1946, la nascita della Repubblica Italiana. 1954, la RAI arriva sul piccolo schermo. 1982, l’Italia è campione del mondo di Calcio. Sono le tre date simbolo del secondo dopoguerra legate alla nostra Nazione. Tanti sono gli uomini che hanno scritto la storia del Paese, su tutti Paolo Rossi. Perché prima che calciatore, è stato il simbolo del riscatto dell’Italia in un delicato momento storico. Ha dimostrato la voglia di tutti gli italiani di lasciarsi alle spalle gli anni di piombo e i tanti problemi economici. Ha attirato l’attenzione di tutti sulla competizione iberica, con i suoi gol e le sue movenze in campo, distogliendo lo sguardo dal pericoloso scenario della Guerra Fredda che contraddistingueva i due blocchi mondiali. Ha reso possibile l’impossibile, ponendo milioni e milioni di italiani nella condizione di capire che ogni sogno, anche nei momenti più bui, può realizzarsi. La penisola intera ha levato le braccia al cielo, come il numero 20 azzurro, vivendo la vita con leggerezza da quel campionato del mondo in poi. È stato il simbolo del riscatto. È stato un trascinatore venuto dalla normale quotidianità. È stato Paolo Rossi, l’uomo del Mundial, l’uomo degli italiani.
E il 1982 è stato indiscutibilmente il Mondiale di Paolo Rossi. “Pablito”, purtroppo, questa notte ci ha lasciato, stroncato da un male incurabile. Aveva 64 anni e lascia una moglie e tre figli.
Un simbolo
Paolo Rossi iniziò a “dare calci ad un pallone” all’età di sei anni, con la scuola calcio “Santa Lucia” nella sua città natale, Prato. Quando lasciò il Como nel 1976, iniziò la storia dell’Italia che è stata e che sarà per sempre.

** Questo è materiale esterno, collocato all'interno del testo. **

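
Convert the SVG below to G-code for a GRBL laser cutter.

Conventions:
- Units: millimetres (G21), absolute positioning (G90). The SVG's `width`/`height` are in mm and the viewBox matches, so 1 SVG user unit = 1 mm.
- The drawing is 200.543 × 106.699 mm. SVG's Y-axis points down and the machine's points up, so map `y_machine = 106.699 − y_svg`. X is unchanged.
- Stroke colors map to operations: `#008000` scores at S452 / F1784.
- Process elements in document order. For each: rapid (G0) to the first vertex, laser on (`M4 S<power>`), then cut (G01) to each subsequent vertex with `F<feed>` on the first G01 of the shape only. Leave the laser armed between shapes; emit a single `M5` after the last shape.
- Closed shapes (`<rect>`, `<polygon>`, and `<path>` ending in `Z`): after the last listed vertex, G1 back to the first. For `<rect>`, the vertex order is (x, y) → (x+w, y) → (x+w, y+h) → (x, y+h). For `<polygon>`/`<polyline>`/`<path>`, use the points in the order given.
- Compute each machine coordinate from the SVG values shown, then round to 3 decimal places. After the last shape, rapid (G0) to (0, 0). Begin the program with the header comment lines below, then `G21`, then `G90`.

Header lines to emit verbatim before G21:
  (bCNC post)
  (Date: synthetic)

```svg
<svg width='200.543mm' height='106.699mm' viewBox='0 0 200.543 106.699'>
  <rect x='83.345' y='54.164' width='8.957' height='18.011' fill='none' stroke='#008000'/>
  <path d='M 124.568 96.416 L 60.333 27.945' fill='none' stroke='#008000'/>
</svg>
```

viewBox `0 0 200.543 106.699` with mm width/height → 1 unit = 1 mm. Flip: y_m = 106.699 − y_svg.

**Shape 1** — `<rect>` rectangle, stroke `#008000` → score (S452, F1784). Machine vertices: (83.345,52.535) → (92.302,52.535) → (92.302,34.524) → (83.345,34.524) → (83.345,52.535). Closed: final G1 returns to the first vertex.

**Shape 2** — `<path>` line segment, stroke `#008000` → score (S452, F1784). Machine vertices: (124.568,10.283) → (60.333,78.754). Open path.

(bCNC post)
(Date: synthetic)
G21
G90
G0 X83.345 Y52.535
M4 S452
G01 X92.302 Y52.535 F1784
G01 X92.302 Y34.524
G01 X83.345 Y34.524
G01 X83.345 Y52.535
G0 X124.568 Y10.283
M4 S452
G01 X60.333 Y78.754 F1784
M5
G0 X0.000 Y0.000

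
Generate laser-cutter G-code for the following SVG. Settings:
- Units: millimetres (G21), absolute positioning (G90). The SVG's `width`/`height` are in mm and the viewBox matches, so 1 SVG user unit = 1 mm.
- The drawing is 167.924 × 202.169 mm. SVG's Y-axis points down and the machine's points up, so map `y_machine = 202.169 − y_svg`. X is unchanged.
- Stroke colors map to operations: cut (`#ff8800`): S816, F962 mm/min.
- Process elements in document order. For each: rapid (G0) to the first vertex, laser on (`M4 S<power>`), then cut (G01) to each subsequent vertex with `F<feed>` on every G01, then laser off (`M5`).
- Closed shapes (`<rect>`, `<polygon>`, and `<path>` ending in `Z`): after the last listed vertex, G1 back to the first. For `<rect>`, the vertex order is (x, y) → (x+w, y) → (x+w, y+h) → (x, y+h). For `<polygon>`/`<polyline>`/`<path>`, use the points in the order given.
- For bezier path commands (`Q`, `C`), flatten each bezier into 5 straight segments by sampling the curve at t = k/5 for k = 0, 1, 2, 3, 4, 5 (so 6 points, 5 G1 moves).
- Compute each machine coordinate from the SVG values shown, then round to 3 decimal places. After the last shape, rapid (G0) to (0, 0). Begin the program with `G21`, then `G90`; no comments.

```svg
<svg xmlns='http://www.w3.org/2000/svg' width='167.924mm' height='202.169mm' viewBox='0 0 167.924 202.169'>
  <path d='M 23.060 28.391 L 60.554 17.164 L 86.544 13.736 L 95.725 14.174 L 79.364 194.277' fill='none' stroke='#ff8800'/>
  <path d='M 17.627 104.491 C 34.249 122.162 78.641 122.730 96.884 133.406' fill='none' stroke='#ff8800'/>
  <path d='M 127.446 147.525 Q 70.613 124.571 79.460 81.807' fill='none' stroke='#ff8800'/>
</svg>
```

viewBox `0 0 167.924 202.169` with mm width/height → 1 unit = 1 mm. Flip: y_m = 202.169 − y_svg.

**Shape 1** — `<path>` open polyline, stroke `#ff8800` → cut (S816, F962). Machine vertices: (23.060,173.778) → (60.554,185.005) → (86.544,188.433) → (95.725,187.995) → (79.364,7.892). Open path.

**Shape 2** — `<path>` cubic bezier, stroke `#ff8800` → cut (S816, F962). Control points (SVG): P0=(17.627,104.491), P1=(34.249,122.162), P2=(78.641,122.730), P3=(96.884,133.406); sampled at t=k/5. Machine vertices: (17.627,97.678) → (30.501,88.910) → (47.452,82.941) → (65.892,78.464) → (83.232,74.173) → (96.884,68.763). Open path.

**Shape 3** — `<path>` quadratic bezier, stroke `#ff8800` → cut (S816, F962). Control points (SVG): P0=(127.446,147.525), P1=(70.613,124.571), P2=(79.460,81.807); sampled at t=k/5. Machine vertices: (127.446,54.644) → (107.340,64.618) → (92.488,76.177) → (82.891,89.320) → (78.548,104.049) → (79.460,120.362). Open path.

G21
G90
G0 X23.060 Y173.778
M4 S816
G01 X60.554 Y185.005 F962
G01 X86.544 Y188.433 F962
G01 X95.725 Y187.995 F962
G01 X79.364 Y7.892 F962
M5
G0 X17.627 Y97.678
M4 S816
G01 X30.501 Y88.910 F962
G01 X47.452 Y82.941 F962
G01 X65.892 Y78.464 F962
G01 X83.232 Y74.173 F962
G01 X96.884 Y68.763 F962
M5
G0 X127.446 Y54.644
M4 S816
G01 X107.340 Y64.618 F962
G01 X92.488 Y76.177 F962
G01 X82.891 Y89.320 F962
G01 X78.548 Y104.049 F962
G01 X79.460 Y120.362 F962
M5
G0 X0.000 Y0.000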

I tre anni di Vicenza lo hanno fatto conoscere a tutti, ragazzo genuino, magrissimo e con un incredibile fiuto del gol. Una cattiveria sotto porta che è lo specchio della voglia di riscatto che doveva avere questa Nazione. A pochi mesi dalle Notti dei fuochi del Veneto, dalle violente manifestazioni di Milano, Bologna, Torino e Roma, dalle morti di Settimio Passamonti e Antonio Custra e nell’era della P38, il giovane Paolo Rossi divenne capocannoniere di Serie B dando un’indimenticabile promozione al Lanerossi. L’anno successivo andò ancora meglio, sfiorando lo Scudetto di fronte alla corazzata bianconera. Pochi anni dopo, nel nuovo decennio, dopo una piacevole parentesi perugina, l’era alla Juventus. Due Scudetti, una Coppa dei Campioni, una Coppa delle Coppe, una Supercoppa UEFA ed una Coppa Italia. Tutto questo nei cinque anni bianconeri, cui va aggiunto il titolo di capocannoniere nella Coppa dei Campioni con sei gol (1982-1983).
Nel 1985, altro periodo buio per il Paese, tra l’omicidio del commissario Cassarà e la catastrofe in Val di Stava. Un altro cambiamento nella vita di Rossi, che decise di vestirsi di rossonero cercando di regalare nuove gioie al calcio e al panorama italiano. “Pablito” accettò la corte del Milan, ereditando la maglia numero 10 che era stata di Gianni Rivera, ma l’esperienza non fu indimenticabile, con un infortunio fastidioso a spezzettarla, ma con la gioia dei due gol nel derby della Madonnina. L’anno successivo la sua carriera si chiuse con la tappa di Verona. I dolori alle ginocchia, vero tallone di Achille dell’eroe mondiale, lo costrinsero a ritirarsi all’età di 31 anni. Nella vita, però, ha continuato a tenere le mani al cielo, sorridendo e senza mai fermarsi.
Eroe Mundial
Un’estate, quella spagnola del 1982, che difficilmente gli appassionati di calcio possono dimenticare. Nessuno, all’inizio, si sarebbe aspettato un simile risultato, nessuno! Ma la figura di Paolo Rossi si è trasformata, ben presto, in simbolo di un’intera nazione: in eroe mondiale. Nonostante due anni bui a livello personale (squalificato per calcio scommesse), Rossi si prese la sua rivincita proprio in quella competizione, laureandosi campione del mondo, conquistando il “Pallone d’Oro” e il titolo di capocannoniere di quell’edizione del Mondiale con 9 centri all’attivo. Il centravanti azzurro tenne incollato un’intero Paese alla tv grazie alle sue gesta: tripletta al Brasile, doppietta alla Polonia in semifinale e gol in finale contro la Germania Ovest. Paolo Rossi diventò ben presto l’idolo di una generazione che sognava, un giorno, di diventare quel calciatore, quell’uomo: un Paolo Rossi.